The REJECT LIMIT clause specifies that there is no limit on the number of errors that can occur during a query of the external data. For parallel access, this limit applies to each parallel execution server independently. For example, if REJECT LIMIT is specified, each parallel query process is allowed 10 rejections. Hence, the only precisely enforced values for REJECT LIMIT on parallel query are 0 and UNLIMITED.

In this example, the INSERT INTO TABLE statement generates a dataflow from the external data source to the Oracle Database SQL engine where data is processed. As data is parsed by the access driver from the external table sources and provided to the external table interface, the external data is converted from its external representation to its Oracle Database internal datatype.

See Also:

Oracle Database SQL Language Reference provides details of the syntax of the CREATE TABLE statement for creating external tables and specifies restrictions on the use of clauses

Altering External Tables

You can use any of the ALTER TABLE clauses shown in Table 18-3 to change the characteristics of an external table. No other clauses are permitted.

Table 18-3 ALTER TABLE Clauses for External Tables

ALTER TABLE Clause Description Example

REJECT LIMIT

Changes the reject limit

ALTER TABLE admin_ext_employees
   REJECT LIMIT 100;

PROJECT COLUMN

Determines how the access driver validates rows in subsequent queries:

  • PROJECT COLUMN REFERENCED: the access driver processes only the columns in the select list of the query. This setting may not provide a consistent set of rows when querying a different column list from the same external table. This is the default.

  • PROJECT COLUMN ALL: the access driver processes all of the columns defined on the external table. This setting always provides a consistent set of rows when querying an external table.

ALTER TABLE admin_ext_employees
   PROJECT COLUMN REFERNCED;

ALTER TABLE admin_ext_employees
   PROJECT COLUMN ALL;

DEFAULT DIRECTORY

Changes the default directory specification

ALTER TABLE admin_ext_employees 
    DEFAULT DIRECTORY admin_dat2_dir;

ACCESS PARAMETERS

Allows access parameters to be changed without dropping and re-creating the external table metadata

ALTER TABLE admin_ext_employees
    ACCESS PARAMETERS
       (FIELDS TERMINATED BY ';');

LOCATION

Allows data sources to be changed without dropping and re-creating the external table metadata

ALTER TABLE admin_ext_employees
   LOCATION ('empxt3.txt',
             'empxt4.txt');

PARALLEL

No difference from regular tables. Allows degree of parallelism to be changed.

No new syntax

ADD COLUMN

No difference from regular tables. Allows a column to be added to an external table. Virtual columns are not permitted.

No new syntax

MODIFY COLUMN

No difference from regular tables. Allows an external table column to be modified. Virtual columns are not permitted.

No new syntax

SET UNUSED

Transparently converted into an ALTER TABLE DROP COLUMN command. Because external tables consist of metadata only in the database, the DROP COLUMN command performs equivalently to the SET UNUSED command.

No new syntax

DROP COLUMN

No difference from regular tables. Allows an external table column to be dropped.

No new syntax

RENAME TO

No difference from regular tables. Allows external table to be renamed.

No new syntax


Dropping External Tables

For an external table, the DROP TABLE statement removes only the table metadata in the database. It has no affect on the actual data, which resides outside of the database.

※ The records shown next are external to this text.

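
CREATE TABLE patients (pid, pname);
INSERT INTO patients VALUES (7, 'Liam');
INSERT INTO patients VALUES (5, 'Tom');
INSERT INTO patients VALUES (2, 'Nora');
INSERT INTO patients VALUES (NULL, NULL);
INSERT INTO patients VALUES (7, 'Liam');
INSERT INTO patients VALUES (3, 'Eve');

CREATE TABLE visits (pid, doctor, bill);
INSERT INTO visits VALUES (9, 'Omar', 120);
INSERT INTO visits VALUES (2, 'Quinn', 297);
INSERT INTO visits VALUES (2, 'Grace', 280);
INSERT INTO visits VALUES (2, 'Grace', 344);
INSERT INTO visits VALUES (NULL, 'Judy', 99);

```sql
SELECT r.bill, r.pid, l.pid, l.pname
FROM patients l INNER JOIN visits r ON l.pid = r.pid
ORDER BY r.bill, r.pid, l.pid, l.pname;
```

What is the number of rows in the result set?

INNER JOIN keeps only pairs where the ON condition holds.
Matching on l.pid = r.pid. A NULL in a compared column never satisfies the condition.
- pid=7: no matching r row, dropped.
- pid=5: no matching r row, dropped.
- pid=2: 3 matching r row(s), so 3 row(s) emitted.
- pid=NULL: no matching r row, dropped.
- pid=7: no matching r row, dropped.
- pid=3: no matching r row, dropped.
Total: 3 rows.

3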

System and Object Privileges for External Tables

System and object privileges for external tables are a subset of those for regular table. Only the following system privileges are applicable to external tables:

  • CREATE ANY TABLE

  • ALTER ANY TABLE

  • DROP ANY TABLE

  • SELECT ANY TABLE

Only the following object privileges are applicable to external tables:

  • ALTER

  • SELECT

However, object privileges associated with a directory are:

  • READ

  • WRITE

For external tables, READ privileges are required on directory objects that contain data sources, while WRITE privileges are required for directory objects containing bad, log, or discard files.